The SAMS intervention and trial design address weaknesses of previous research by recruitment from a well-characterised population, definition of a feasible theory based intervention to support medication taking and careful measurement to estimate and interpret efficacy. The results will inform practice and the design of a cost-effectiveness trial [ISRCTN30522359].
尽管一些干预措施已被证明可提高糖尿病患者的药物依从性,但结果并不一致。我们开发了一种基于理论的干预措施,将在特征明确的人群中进行评估,以测试其疗效,并为未来的干预措施开发和试验设计提供指导。
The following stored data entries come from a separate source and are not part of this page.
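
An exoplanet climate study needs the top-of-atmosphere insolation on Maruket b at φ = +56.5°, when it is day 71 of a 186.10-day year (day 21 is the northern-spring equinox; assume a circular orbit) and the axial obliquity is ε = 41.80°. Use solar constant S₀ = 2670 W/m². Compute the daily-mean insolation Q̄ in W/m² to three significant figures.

Q̄ ≈ 1.47e+03 W/m²

Solar longitude: λ_s = 360° × (71 − 21)/186.10 = 96.722°.
sin δ = sin 41.80° × sin 96.722° = 0.66195, so δ = +41.449°.
cos H₀ = −tan(+56.5°) tan(+41.449°) = -1.3343 ≤ −1 ⇒ polar day, H₀ = π.
Bracket: H₀ sin φ sin δ + cos φ cos δ sin H₀ = 3.1416×0.83389×0.66195 + 0.55194×0.74955×0.00000 = 1.734143 + 0.000000 = 1.734143.
Q̄ = (S₀/π) × [bracket] = (2670/π) × 1.734143 = 1474 W/m².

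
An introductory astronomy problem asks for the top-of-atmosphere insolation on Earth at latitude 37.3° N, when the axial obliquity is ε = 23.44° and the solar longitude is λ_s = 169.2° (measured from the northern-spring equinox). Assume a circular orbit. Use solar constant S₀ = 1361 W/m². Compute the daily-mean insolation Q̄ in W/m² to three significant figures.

Q̄ ≈ 375 W/m²

Solar declination: sin δ = sin ε · sin λ_s = sin 23.44° × sin 169.2° = 0.07454, so δ = +4.275°.
cos H₀ = −tan(+37.3°) tan(+4.275°) = -0.0569, H₀ = 1.6278 rad.
Bracket: H₀ sin φ sin δ + cos φ cos δ sin H₀ = 1.6278×0.60599×0.07454 + 0.79547×0.99722×0.99838 = 0.073529 + 0.791974 = 0.865503.
Q̄ = (S₀/π) × [bracket] = (1361/π) × 0.865503 = 375.0 W/m².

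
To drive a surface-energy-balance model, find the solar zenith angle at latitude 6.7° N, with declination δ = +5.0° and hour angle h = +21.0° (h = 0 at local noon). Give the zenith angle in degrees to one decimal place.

cos θ_z = sin φ sin δ + cos φ cos δ cos h = 0.010169 + 0.923676 = 0.933845.
θ_z = arccos(0.933845) = 21.0°.

θ_z = 21.0°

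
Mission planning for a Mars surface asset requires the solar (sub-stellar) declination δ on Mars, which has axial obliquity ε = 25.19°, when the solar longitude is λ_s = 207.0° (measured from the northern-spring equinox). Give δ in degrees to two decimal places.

δ = -11.14°

sin δ = sin ε · sin λ_s = sin 25.19° × sin 207.0° = -0.193228.
δ = arcsin(-0.193228) = -11.14°.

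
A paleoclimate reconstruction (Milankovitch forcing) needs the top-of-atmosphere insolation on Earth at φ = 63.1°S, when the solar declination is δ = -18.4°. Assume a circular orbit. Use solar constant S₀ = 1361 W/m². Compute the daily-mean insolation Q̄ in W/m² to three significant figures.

Q̄ ≈ 419 W/m²

cos H₀ = −tan(-63.1°) tan(-18.400°) = -0.6557, H₀ = 2.2859 rad.
Bracket: H₀ sin φ sin δ + cos φ cos δ sin H₀ = 2.2859×-0.89180×-0.31565 + 0.45243×0.94888×0.75502 = 0.643473 + 0.324131 = 0.967604.
Q̄ = (S₀/π) × [bracket] = (1361/π) × 0.967604 = 419.2 W/m².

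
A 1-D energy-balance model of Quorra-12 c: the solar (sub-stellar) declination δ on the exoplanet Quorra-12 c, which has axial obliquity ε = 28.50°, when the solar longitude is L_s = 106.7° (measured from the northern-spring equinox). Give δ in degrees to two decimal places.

δ = +27.20°

sin δ = sin ε · sin L_s = sin 28.50° × sin 106.7° = 0.457033.
δ = arcsin(0.457033) = +27.20°.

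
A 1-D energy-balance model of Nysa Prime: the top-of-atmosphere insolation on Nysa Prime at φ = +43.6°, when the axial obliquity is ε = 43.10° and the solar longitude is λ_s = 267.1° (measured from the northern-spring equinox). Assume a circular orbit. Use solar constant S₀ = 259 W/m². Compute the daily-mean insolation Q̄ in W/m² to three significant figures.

Q̄ ≈ 1.53 W/m²

Solar declination: sin δ = sin ε · sin λ_s = sin 43.10° × sin 267.1° = -0.68240, so δ = -43.031°.
cos H₀ = −tan(+43.6°) tan(-43.031°) = 0.8890, H₀ = 0.4756 rad.
Bracket: H₀ sin φ sin δ + cos φ cos δ sin H₀ = 0.4756×0.68962×-0.68240 + 0.72417×0.73098×0.45791 = -0.223816 + 0.242396 = 0.018580.
Q̄ = (S₀/π) × [bracket] = (259/π) × 0.018580 = 1.532 W/m².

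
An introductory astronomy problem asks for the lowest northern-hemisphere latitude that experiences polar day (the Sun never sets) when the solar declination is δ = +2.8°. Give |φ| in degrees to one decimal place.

|φ| = 87.2°

Polar day requires cos H₀ = −tan φ tan δ ≤ −1, i.e. tan φ tan δ ≥ 1.
The boundary is |tan φ| · |tan δ| = 1, so |φ| = 90° − |δ| = 90° − 2.8° = 87.2° in the northern hemisphere.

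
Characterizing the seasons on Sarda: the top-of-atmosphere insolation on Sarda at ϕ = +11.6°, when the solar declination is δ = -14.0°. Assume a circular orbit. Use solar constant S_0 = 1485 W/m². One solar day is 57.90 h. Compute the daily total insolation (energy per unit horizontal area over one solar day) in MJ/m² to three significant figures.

cos h₀ = −tan(+11.6°) tan(-14.000°) = 0.0512, h₀ = 1.5196 rad.
Bracket: h₀ sin ϕ sin δ + cos ϕ cos δ sin h₀ = 1.5196×0.20108×-0.24192 + 0.97958×0.97030×0.99869 = -0.073921 + 0.949241 = 0.875320.
Q̄ = (S_0/π) × [bracket] = (1485/π) × 0.875320 = 413.76 W/m².
Daily total = Q̄ × 57.90 h × 3600 s/h = 413.76 × 57.90 × 3600 / 10⁶ = 86.24 MJ/m².

86.2 MJ/m²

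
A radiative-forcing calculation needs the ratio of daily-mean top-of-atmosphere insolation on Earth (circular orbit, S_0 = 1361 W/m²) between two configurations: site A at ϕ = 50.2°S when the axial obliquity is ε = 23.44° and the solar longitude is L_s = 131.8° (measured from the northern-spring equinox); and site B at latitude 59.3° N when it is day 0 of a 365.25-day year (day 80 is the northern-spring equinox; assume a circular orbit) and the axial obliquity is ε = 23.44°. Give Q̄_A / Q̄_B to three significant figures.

— Configuration A (ϕ=-50.2°):
Solar declination: sin δ = sin ε · sin L_s = sin 23.44° × sin 131.8° = 0.29654, so δ = +17.250°.
cos h₀ = −tan(-50.2°) tan(+17.250°) = 0.3727, h₀ = 1.1889 rad.
Bracket: h₀ sin ϕ sin δ + cos ϕ cos δ sin h₀ = 1.1889×-0.76828×0.29654 + 0.64011×0.95502×0.92796 = -0.270862 + 0.567279 = 0.296417.
Q̄ = (S_0/π) × [bracket] = (1361/π) × 0.296417 = 128.41 W/m².
— Configuration B (ϕ=+59.3°):
Solar longitude: L_s = 360° × (0 − 80)/365.25 = -78.850°, i.e. -78.850° + 360° = 281.150°.
sin δ = sin 23.44° × sin 281.150° = -0.39028, so δ = -22.972°.
cos h₀ = −tan(+59.3°) tan(-22.972°) = 0.7139, h₀ = 0.7757 rad.
Bracket: h₀ sin ϕ sin δ + cos ϕ cos δ sin h₀ = 0.7757×0.85985×-0.39028 + 0.51054×0.92070×0.70022 = -0.260311 + 0.329141 = 0.068830.
Q̄ = (S_0/π) × [bracket] = (1361/π) × 0.068830 = 29.819 W/m².
Ratio Q̄_A / Q̄_B = 128.41 / 29.819 = 4.306.

Q̄_A / Q̄_B ≈ 4.31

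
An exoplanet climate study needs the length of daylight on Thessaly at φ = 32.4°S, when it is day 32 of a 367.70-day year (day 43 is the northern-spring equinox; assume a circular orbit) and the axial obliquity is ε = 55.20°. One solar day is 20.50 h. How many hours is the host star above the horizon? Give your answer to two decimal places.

Solar longitude: λ_s = 360° × (32 − 43)/367.70 = -10.770°, i.e. -10.770° + 360° = 349.230°.
sin δ = sin 55.20° × sin 349.230° = -0.15344, so δ = -8.826°.
cos H₀ = −tan φ · tan δ = −tan(-32.4°) × tan(-8.826°) = -0.0985, so H₀ = 1.6695 rad = 95.66°.
Daylight = 2H₀/(2π) × 20.50 h = (1.6695/π) × 20.50 = 10.89 h.

10.89 h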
SAMS(支持药物依从性研究)试验是一项基于初级保健的多中心随机对照试验,研究对象为200例2型糖尿病患者,糖化血红蛋白(HbA1c)水平在7.5%及以上。该试验旨在评估一种基于计划行为理论和意志行动规划的双组分动机干预措施与标准护理相比,在支持药物依从性方面的疗效。干预措施由执业护士实施。护士通过角色扮演的工作坊方式接受培训,并通过对录音咨询的评估进行监督。该试验采用两组平行设计,招募后8周进行不均衡的3:2个体随机分组,并进行12周的随访。主要结局是使用电子药物监测仪在12周内测量的药物依从性,以干预组和对照组正确服药天数的平均百分比差异表示。亚组分析将探讨基线时服用药物数量、年龄、HbA1c以及自我报告的依从性对结局的影响。该研究还将测量与传统药物包装相比,使用电子药物监测设备包装药物分发给试验参与者的效果。这将通过招募时一对一随机分组到这些条件下,并评估两组在自我报告的药物依从性以及从基线到8周糖化血红蛋白平均变化方面的差异来实现。收集无应答者的匿名人口统计学数据。中央随机分组独立于试验协调和医疗机构进行,采用最小化法调整选定的混杂因素。
SAMS干预措施和试验设计通过从特征明确的人群中招募、定义基于可行理论的支持服药干预措施以及进行仔细测量以估计和解释疗效,解决了以往研究的不足。研究结果将为实践和成本效益试验[ISRCTN30522359]的设计提供参考。